Note: Use --nodatamode and/or NODATAEXIT settings to control what happens if no matching process is found.
EOT
aligndata=Name,IDProcess
query=select Name,IDProcess,PercentProcessorTime,Timestamp_Sys100NS from Win32_PerfRawData_PerfProc_Process WHERE Name like "{_arg1}" and Name != "Idle" and Name != "_Total"
# run 2 WMI queries, 5 seconds apart.
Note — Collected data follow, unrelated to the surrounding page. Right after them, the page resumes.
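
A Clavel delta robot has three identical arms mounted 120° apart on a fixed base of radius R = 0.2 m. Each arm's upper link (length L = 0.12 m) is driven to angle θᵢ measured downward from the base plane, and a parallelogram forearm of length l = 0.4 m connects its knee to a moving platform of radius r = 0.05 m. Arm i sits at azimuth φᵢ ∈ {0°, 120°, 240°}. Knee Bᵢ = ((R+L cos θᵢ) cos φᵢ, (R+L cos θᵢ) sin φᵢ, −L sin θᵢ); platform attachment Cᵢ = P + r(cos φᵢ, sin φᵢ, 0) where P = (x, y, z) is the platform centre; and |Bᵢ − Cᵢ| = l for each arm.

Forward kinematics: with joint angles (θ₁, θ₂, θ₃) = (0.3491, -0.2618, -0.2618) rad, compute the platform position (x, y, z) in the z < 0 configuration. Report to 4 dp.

arm 1 at φ=0.0°: e+L cos θ1 = 0.2628;  S1 = (0.2628, 0.0000, -0.0410)
φ2=120.0°: virtual centre (-0.1330, 0.2303, 0.0311), radius l
S3 = (0.2659·cos240.0°, 0.2659·sin240.0°, 0.0311) = (-0.1330, -0.2303, 0.0311)
eliminate P² terms by subtracting sphere 1 from 2 and 3
plane₁₂: -0.7914x+0.4606y+0.1442z = 0.0009
det = 0.7290;  x = -0.0012+0.1822z,  y = 0.0000+0.0000z
into |P−S₁|² = l²: 1.0332z² + -0.0141z + -0.0886 = 0;  Δ = 0.3665;  z = -0.2862 or 0.2998 → z<0 root = -0.2862
x = -0.0533, y = 0.0000

(-0.0533, 0.0000, -0.2862)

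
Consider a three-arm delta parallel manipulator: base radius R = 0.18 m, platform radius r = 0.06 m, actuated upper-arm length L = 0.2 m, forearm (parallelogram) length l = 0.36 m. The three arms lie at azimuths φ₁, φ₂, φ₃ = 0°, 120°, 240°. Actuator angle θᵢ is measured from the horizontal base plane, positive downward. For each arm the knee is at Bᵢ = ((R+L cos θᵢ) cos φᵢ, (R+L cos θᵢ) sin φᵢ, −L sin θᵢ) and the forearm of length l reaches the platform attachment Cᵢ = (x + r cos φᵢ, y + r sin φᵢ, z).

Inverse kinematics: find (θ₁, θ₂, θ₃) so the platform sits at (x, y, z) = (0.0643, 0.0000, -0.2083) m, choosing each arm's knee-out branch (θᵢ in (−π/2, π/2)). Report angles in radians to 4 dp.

arm 1 (φ=0.0°): x'=0.0643, y'=0.0000
  A=0.0557, B=-0.2083, C=(l²−L²−A²−y'²−z²)/(2L)=0.1078
  θ1 = atan2(B,A) + arccos(C/0.2156) = -0.2621
φ2=120.0° → target in arm frame (-0.0321, -0.0557)
  A=0.1521, B=-0.2083, C=(l²−L²−A²−y'²−z²)/(2L)=0.0499
  θ2 = atan2(B,A) + arccos(C/0.2580) = 0.4362
rotate P by −φ3: (-0.0322, 0.0557, -0.2083)
  e−x'=0.1522;  (l²−L²−(e−x')²−y'²−z²)/2L = 0.0499
  θ3 = atan2(B,A) + arccos(C/0.2580) = 0.4362

θ₁ = -0.2621, θ₂ = 0.4362, θ₃ = 0.4362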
The delay only applies if using --nokeepstate
samples=2
delay=5
customfield=_AvgCPU,PERF_100NSEC_TIMER,PercentProcessorTime,%.1f,100
test=_AvgCPU
test=_ItemCount
# fields to display before we list out all the CPU data
predisplay=_DisplayMsg||~|~| - ||
predisplay=_ItemCount||Total Process Count|||| (Process details on next line)\n
display=_DisplayMsg||~|~| - ||
display=_AvgCPU|%|CPU for {Name} (PID={IDProcess})||||\n
# need to include the {Name} so that performance data is unique to each instance
perf=_ItemCount||Process Count
# perf=_AvgCPU|%|Avg Utilisation CPU_{Name} - don't really need perfdata for each process for this check - use checkproc cpu if you want that
That's probably the easiest option. You'll need to enable your Windows environment for WMI monitoring though. We have docs for that:
https://assets.nagios.com/downloads/nag ... ios-XI.pdf
You'll need to include the .ini in your check_wmi_plus.pl as well. That's a one-line change from the default one we distribute (I think):
Code: Select all
our $wmi_ini_file='$conf_file_dir/check_wmi_plus.ini';
Though there's nothing to allow you to say "only show the top 5" without modifying the plugin itself, you could say "only show me processes using 10% or greater" using -exc like so:
Code: Select all
[root@xi-stable rw]# /usr/local/nagios/libexec/check_wmi_plus.pl -H 192.168.67.99 -u admin -p welcome123 -m checkproc -s cpuabove -a % -exc _AvgCPU=@0:9
OK (Sample Period 2 sec) - Total Process Count=1 (Process details on next line)|'Process Count'=1;
OK - CPU for wscript (PID=30260)=54.1%
The
-exc _AvgCPU=@0:9 bit basically says "exclude processes with % usage between 0% and 9%". That would help narrow things down a bit, but you would also trigger a CRITICAL if there were no processes matching that criteria and, in turn, no results were returned. I believe you could then say
-w 20 -c 25 to warn at 20% and critical at 25%.